Recipe By World Food Championships Australia Hosts – Grill Sisters
- 4-4.8kg Smoked Ham
- Cranberry & Orange Glaze
- 1.5 cups brown sugar
- 1.5 cups orange juice
- 1 jar whole cranberry sauce (275g)
- 1 tbsp Dijon mustard
- 2 tbsp honey
- 2 cinnamon sticks
1. To prepare the cranberry & orange glaze – Combine the brown sugar, orange juice, jar of whole cranberry sauce, Dijon mustard, cinnamon sticks and honey in a saucepan. Simmer the sauce for 15 minutes, stirring frequently. The sugar will dissolve and the sauce will thicken slightly. Leave the sauce to cool down and then refrigerate it for at least an hour or preferably overnight.
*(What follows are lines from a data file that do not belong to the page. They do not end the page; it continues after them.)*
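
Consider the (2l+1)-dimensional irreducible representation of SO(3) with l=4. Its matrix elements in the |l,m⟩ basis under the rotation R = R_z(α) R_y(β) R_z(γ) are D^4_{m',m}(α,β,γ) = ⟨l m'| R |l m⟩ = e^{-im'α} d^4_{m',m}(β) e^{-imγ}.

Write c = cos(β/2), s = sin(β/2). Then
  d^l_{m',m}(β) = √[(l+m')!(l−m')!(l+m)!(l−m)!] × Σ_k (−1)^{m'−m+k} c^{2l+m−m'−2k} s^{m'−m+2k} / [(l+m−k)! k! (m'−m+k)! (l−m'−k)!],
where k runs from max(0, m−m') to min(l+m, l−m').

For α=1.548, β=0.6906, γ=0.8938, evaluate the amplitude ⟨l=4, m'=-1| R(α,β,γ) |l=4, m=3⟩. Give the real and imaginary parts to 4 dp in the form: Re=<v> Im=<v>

Re=0.0532 Im=-0.1137

D^4_{-1,3}(1.548,0.6906,0.8938) = e^{-i·-1·1.548}·d^4_{-1,3}(0.6906)·e^{-i·3·0.8938}. Compute d first:
With c≡cos(β/2)=0.940974 and s≡sin(β/2)=0.338479, N=[6·120·5040·1]^{1/2}=1904.940944
k: max(0,(3)−(-1))=4 … min(4+(3),4−(-1))=5
  k=4: (−1)^0·1904.9409/(144)·0.9410^4·0.3385^4 = +0.136131
  k=5: (−1)^1·1904.9409/(240)·0.9410^2·0.3385^6 = -0.010569
d^4_{-1,3}(0.6906) = +0.136131 -0.010569 = +0.125562
Phases: e^{-i·(-1)·1.548}=+0.022794+0.999740i, e^{-i·(3)·0.8938}=-0.895967-0.444121i ⇒ D=+0.053186-0.113741i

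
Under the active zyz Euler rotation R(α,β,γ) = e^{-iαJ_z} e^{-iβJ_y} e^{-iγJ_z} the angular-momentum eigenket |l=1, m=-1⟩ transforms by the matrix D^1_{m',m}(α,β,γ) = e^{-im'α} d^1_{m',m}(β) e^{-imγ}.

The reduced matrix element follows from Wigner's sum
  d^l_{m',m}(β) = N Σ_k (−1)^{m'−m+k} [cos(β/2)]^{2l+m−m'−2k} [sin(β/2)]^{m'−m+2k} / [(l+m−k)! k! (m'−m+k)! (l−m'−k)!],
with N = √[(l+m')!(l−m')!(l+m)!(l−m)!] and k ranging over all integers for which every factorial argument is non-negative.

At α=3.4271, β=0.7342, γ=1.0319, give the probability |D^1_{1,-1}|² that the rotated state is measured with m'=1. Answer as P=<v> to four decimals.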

2. To score the ham – Use a sharp knife to cut through the rind around the handle. I like to cut triangles. Then run your fingers back and forth to separate the skin from the fat. Remove the skin and lightly score the fat, 1 inch diamond patterns all over. The diamond patterns will open up and get crispy when the ham is cooking.
3. Place the scored ham onto a rack of a roasting tray. Add some water to the tray and the brush the ham with one third of the glaze.
4. Prepare a BBQ for indirect cooking and preheat to 180c (350f). When using a Ziggy Elite Twin BBQ only use one out of the two burners turned to low/med heat. Place the roasting tray on the unlit side, lid down.
5. Cook the ham for 1 to 1.5 hours, basting it with glaze every 30 minutes. Remove the ham from the BBQ and allow it to rest for at least 15 minutes before serving. Add a small bowl of additional glaze for serving.